JColoccia Big Cannoli Overdrive Review
A Brit-flavored overdrive that walks the fine line between rowdy and refined.
Overdrives—and the players that use them—can be a very divergent set. Because the effect bridges boost and distortion, some players look for a pedal that roars, while others seek only a subtle tone shift.
The op amp-driven JColoccia Big Cannoli resides primarily on the bolder end of the spectrum. It has a British essence, sounding at times like a compressed and cranked AC-30, and sometimes like a grinding Marshall Super Lead. It’s not exclusively a “Brit amp in a box”—it offers cool, boxy TS shades and high-mid gain settings with an almost Klon-like refinement. But the Big Cannoli’s essence is more sledgehammer than sculpting knife. Any player that loves organic, rambunctious mid-gain rock tones stands a fair chance of falling for its high-calorie crunch.
Tricolore Triple Switch
If you’re accustomed to three-knob TS-style overdrives or one-knob boosters, the Cannoli’s four knobs and toggle switch may look comparatively busy. But the controls are simple to navigate and intuitive in practice.
While the volume and gain knobs are standard overdrive fare, and the bass and treble knobs are self-explanatory, the three-position toggle’s function is less obvious. The tight setting rolls off a little bass, adding focus. The cut setting (which seems to primarily cut lows) also adds focus, but with an emphasis on midrange presence. The fat setting provides the widest harmonic range and the most bass-heavy tones. The differences between the settings can seem subtle at times, but at higher volumes and with high-power amps, the differences become much more apparent, revealing the many facets of the Big Cannoli’s personality
Growling Like a Big Cat, Kicking Like a Horse
When it comes to straight-up riffage and power chords, the Big Cannoli is tough to beat. In the cut or tight position with a semi-hollow Rickenbacker driving the works, the pedal dishes the growling, overtone-rich drive that made young Noel Gallagher’s Epiphone-and-Marshall tones so feral and hypnotic. P-90s are a perfect match if you love rowdy, hell-bent-for-leather, Angus-and-Malcom rhythm propulsion. And if you throw the fat switch on, you can make a Fender Deluxe combo sound like a stack punishing the front row at Madison Square Garden.

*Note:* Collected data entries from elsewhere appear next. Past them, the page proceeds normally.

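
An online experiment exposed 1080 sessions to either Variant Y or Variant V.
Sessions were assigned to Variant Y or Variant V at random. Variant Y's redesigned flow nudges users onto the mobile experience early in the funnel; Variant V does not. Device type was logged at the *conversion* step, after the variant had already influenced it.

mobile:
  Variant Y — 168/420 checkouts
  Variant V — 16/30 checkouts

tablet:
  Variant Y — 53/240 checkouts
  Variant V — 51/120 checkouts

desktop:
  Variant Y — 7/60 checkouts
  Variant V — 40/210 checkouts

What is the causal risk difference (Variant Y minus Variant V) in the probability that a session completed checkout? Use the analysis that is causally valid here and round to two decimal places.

Device type lies on the pathway variant → device type → outcome, so adjusting for it blocks the indirect effect. For the total causal effect of variant, use the unadjusted pooled rates.
The causal difference is the pooled difference: 0.317 − 0.297 = +0.019.

+0.02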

Lead tones have a more cultivated and sometimes tamer personality. Even at presence-enhancing settings there’s a certain smoothness to the Big Cannoli—a combination of compression and harmonic evenness equally well suited to silky jazz-rock leads and atmospheric space rock.
For players who prefer a little more savagery, the Big Cannoli might be a touch too smooth. The treble control lacks the top-end range that can make a lead really sail over a mix. And players that dig the Big Cannoli’s Marshall-like sound on crunchy chords might find the lack of raw, metallic, plectrum-on-string immediacy in single notes a curious sonic disconnect. That doesn’t mean aggressive lead tones are absent—with P-90s and hotter humbuckers you can hit the cut switch and max the treble for slicing Paul Kosoff tones. In general though, the Big Cannoli’s strength as a lead boost is its ability to lend smoother, contoured, and more civilized edges to big Brit-style lead tones.
The ease with which the Big Cannoli delivers big English-style crunch—regardless of the amp—is a minor marvel. Whether you’re in a studio with a Fender Blues Jr. or onstage with a borrowed Twin, you can create the illusion of stack-scale humungousness. That makes the pedal a potentially invaluable backline solution, especially for players that primarily ply classic rock waters. Lead tones are exceptionally smooth and controlled. The never-too-heavy compression (particularly in the lows and low-mids) is a great match for all three voices. And though the range of the EQ controls can seem narrow at times, they provide an easy-to-navigate canvas with few high-end spikes when pairing the Cannoli with higher-gain pedals or hotter amps or pickups. For players working in the studio or coping with an ever-changing backline, this combination of silk glove and pugilist’s fist could be a major asset.